I am arranging ground shipping end of August/Sept from MI to New Mexico for my new HiFive pointer and was wondering if anyone had any experience with Gundog Express from Adventure Bound Gundog Kennels of Tower City ND, owner Chuck Fowler?

Ed


----------



## RecurveRx (Jun 21, 2004)

I wish I did. Should I ever need to ship a dog, I will definitely go the ground route. 

Should you use them, please report back and let us know how it works out.


----------



## NATTY BUMPO (May 12, 2001)

There is a dog haul service which advertises regularly on the Coverdog site. Here is the contact info:

Mary Ann
740-236-0578
buckeyekennel.com

I have no personal experience with these people but maybe someone else here does.

NB


----------



## Wade01 (Jun 5, 2011)

I checked with Mary Ann of Buckeye and they do not go beyond Texas.

Ed


----------



## 2ESRGR8 (Dec 16, 2004)

http://thefieldtrialer.com/forum/viewtopic.php?f=12&t=1921

Like Natty I have never used this outfit named in the link above just passing along some info I remembered seeing, you'll have to check them out for yourself.


----------



## RecurveRx (Jun 21, 2004)

Wade, don't put down a deposit just yet. I just spoke to a buddy that I used to elk hunt with in NM. He also does a lot of bear and lion hunting with hounds. He knows dogs. 

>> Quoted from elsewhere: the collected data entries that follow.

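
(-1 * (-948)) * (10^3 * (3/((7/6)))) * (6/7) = 2089469.39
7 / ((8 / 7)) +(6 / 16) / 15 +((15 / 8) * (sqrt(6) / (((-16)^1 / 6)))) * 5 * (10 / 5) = 123 / 20-225 * sqrt(6) / 32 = -11.07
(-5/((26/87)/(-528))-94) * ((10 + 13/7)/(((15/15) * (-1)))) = -9430294/91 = -103629.60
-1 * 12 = -12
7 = 7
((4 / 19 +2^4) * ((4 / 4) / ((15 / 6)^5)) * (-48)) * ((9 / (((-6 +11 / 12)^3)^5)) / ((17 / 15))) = 196799679612303722938368 / 121627019628011281517500265639375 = 0.00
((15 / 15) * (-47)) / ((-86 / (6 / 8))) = 141 / 344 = 0.41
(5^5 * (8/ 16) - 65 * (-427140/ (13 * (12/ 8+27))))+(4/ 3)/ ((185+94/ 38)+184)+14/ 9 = 92330314735/ 1206918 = 76500.90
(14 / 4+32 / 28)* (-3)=-195 / 14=-13.93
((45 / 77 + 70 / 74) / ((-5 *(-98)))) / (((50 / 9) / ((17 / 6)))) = 5559 / 3490025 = 0.00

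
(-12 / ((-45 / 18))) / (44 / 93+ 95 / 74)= 165168 / 60455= 2.73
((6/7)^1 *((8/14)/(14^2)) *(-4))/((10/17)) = -204/12005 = -0.02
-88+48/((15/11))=-264/5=-52.80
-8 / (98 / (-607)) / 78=1214 / 1911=0.64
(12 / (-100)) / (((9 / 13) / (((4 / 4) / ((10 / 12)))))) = -26 / 125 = -0.21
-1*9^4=-6561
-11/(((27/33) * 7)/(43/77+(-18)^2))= -274901/441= -623.36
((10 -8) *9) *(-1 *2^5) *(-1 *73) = 42048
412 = 412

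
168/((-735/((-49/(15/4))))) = 2.99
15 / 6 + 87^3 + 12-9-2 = 1317013 / 2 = 658506.50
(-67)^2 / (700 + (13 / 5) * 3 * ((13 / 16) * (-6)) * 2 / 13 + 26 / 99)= 8888220 / 1374937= 6.46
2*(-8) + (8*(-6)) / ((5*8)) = -86 / 5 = -17.20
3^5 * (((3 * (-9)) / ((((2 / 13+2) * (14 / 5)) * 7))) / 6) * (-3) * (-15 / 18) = -710775 / 10976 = -64.76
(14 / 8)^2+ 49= 833 / 16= 52.06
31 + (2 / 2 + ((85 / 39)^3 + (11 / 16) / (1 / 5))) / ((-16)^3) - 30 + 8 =34973732207 / 3887529984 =9.00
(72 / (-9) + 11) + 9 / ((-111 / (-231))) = 21.73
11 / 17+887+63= 16161 / 17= 950.65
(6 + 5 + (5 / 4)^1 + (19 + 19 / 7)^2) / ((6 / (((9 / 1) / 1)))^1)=284451 / 392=725.64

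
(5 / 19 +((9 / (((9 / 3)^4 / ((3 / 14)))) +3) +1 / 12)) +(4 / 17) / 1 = 32609 / 9044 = 3.61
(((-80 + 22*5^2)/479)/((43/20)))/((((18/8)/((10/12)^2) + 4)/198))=46530000/3728057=12.48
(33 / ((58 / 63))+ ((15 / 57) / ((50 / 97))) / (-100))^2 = 389971141849969 / 303601000000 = 1284.49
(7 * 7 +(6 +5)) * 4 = 240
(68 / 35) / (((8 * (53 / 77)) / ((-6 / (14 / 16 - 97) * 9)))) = 0.20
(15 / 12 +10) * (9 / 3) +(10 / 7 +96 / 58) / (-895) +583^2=247035456831 / 726740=339922.75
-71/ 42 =-1.69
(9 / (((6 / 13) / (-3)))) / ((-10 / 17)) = 1989 / 20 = 99.45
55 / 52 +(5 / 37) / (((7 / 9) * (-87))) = 412325 / 390572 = 1.06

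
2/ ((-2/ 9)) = -9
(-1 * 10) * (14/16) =-35/4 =-8.75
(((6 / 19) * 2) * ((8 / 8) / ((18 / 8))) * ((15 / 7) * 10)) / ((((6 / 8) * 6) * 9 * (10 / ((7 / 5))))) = 32 / 1539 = 0.02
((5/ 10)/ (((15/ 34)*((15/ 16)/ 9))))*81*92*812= 1645878528/ 25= 65835141.12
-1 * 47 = -47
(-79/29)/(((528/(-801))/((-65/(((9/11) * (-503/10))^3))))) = 6912351875/1793652149538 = 0.00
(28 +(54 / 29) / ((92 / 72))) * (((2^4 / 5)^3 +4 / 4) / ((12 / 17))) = 117490128 / 83375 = 1409.18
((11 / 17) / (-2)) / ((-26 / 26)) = 11 / 34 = 0.32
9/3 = 3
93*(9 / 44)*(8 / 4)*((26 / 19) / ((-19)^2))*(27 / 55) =293787 / 4149695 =0.07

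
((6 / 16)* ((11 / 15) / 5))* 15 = 0.82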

He's going to be in Jackson, MI this summer visiting in-laws. It sounds like it is going to be early Aug though. I don't know when your pup will be ready to go, but he might be an option. He's going to run it by his Fun Governor.


----------



## R. Ford (Nov 23, 2010)

I met Chuck from GUNDOG EXPRESS a few weeks ago when I sold a dog. The buyer arranged it. Chuck seemed very professional. I am using him myself next week as he is bringing a few Texas pointer pups to the Circle City.


----------



## Wade01 (Jun 5, 2011)

RecurveRX,

I am planning on my new puppy spending the month of August with Bruce. If it is later in the month I would jump on it!

Ed


----------



## Wade01 (Jun 5, 2011)

All,

Just recieved my new pup from HiFive Kennels via Gundog Express. Great service with excellent communication from both Heather and Chuck. Pickup and delivery were as quoted in their final schedule provided about a week out from pickup. Dog was happy and so was I. Highly recommend to anyone looking to ship their dogs. Cost was $425 total due to the extra distance from Michigan to New Mexico. 

Ed


----------



## Dollar21 (Jun 30, 2012)

We were very disappointed with Gun Dog Express services!!! We were VERY excited to receive our new GSP (as any hunter would be). Gun Dog Express pulled up in front of our house, brought out our new dog and the driver then went on to bad mouth the dog and the breeder/trainer we purchased her from. The gal that delivered our dog said "good luck, (sarcastically), I said "what do you mean" she said "do you know anything about this trainer and his dogs"? We actually did know something about this trainer/breeder, he had trained our pointer for us. My husband and I actually flew back to Missouri to pick up our pointer when her training was complete. We truly respected him and the way he trains his dogs. Furthermore, she went on to say this dog we had purchased, pretty much won't amount to a bird dog. Well funny thing...she is great bird dog and has an amazing drive for hunting upland game. We could not be happier, so shame on you Gun Dog Express for bad mouthing your clients.


----------



## Screennamie (Jun 30, 2012)

Apparently this woman never heard of the expression, don't bite the hand that feeds ya. Shoulda punched her in the ovaries


----------



## mo hunting girl (Sep 3, 2012)

So dollar21 what I hear u saying is she never said anything bad but u thought she was sarcastic. Did she come out and put down the breeder or trainers? Sounds to me like you read into what she said. She told u good luck with your new dog and asked u if u knew the trainer. O don't c where the problem is. We use them ALLOT AND HAVE MANY VERY HAppy CUSTOMERS ALL OVER THE US AND HAVE ALSO REFERRED MANY BREEDERS. u won't find more honest people they love the dogs and the dogs ride in ac or heatted van and they sleep right next to the dogs.. I love the Gundog express what a God send


----------



## Foothill Kennels (Jun 17, 2013)

I have shipped several dogs from Georgia to Wis. and back again. It has always worked out well. I believe that since Chuck and Heather are breeders and trainers that they really go the distance to take care of the dogs that they transport.
They are good well intentioned people.
I am shipping two more dogs in the next few weeks with Gundog Express.


----------



## dazey (Aug 16, 2013)

Hey Guys,
I have used Gun Dog Express many times and have never had a bad experience. The dogs and pups have always arrived happy and clean.
I like the door to door service and the great care Chuck, Heather and Jess give the dogs and pups in their care.


----------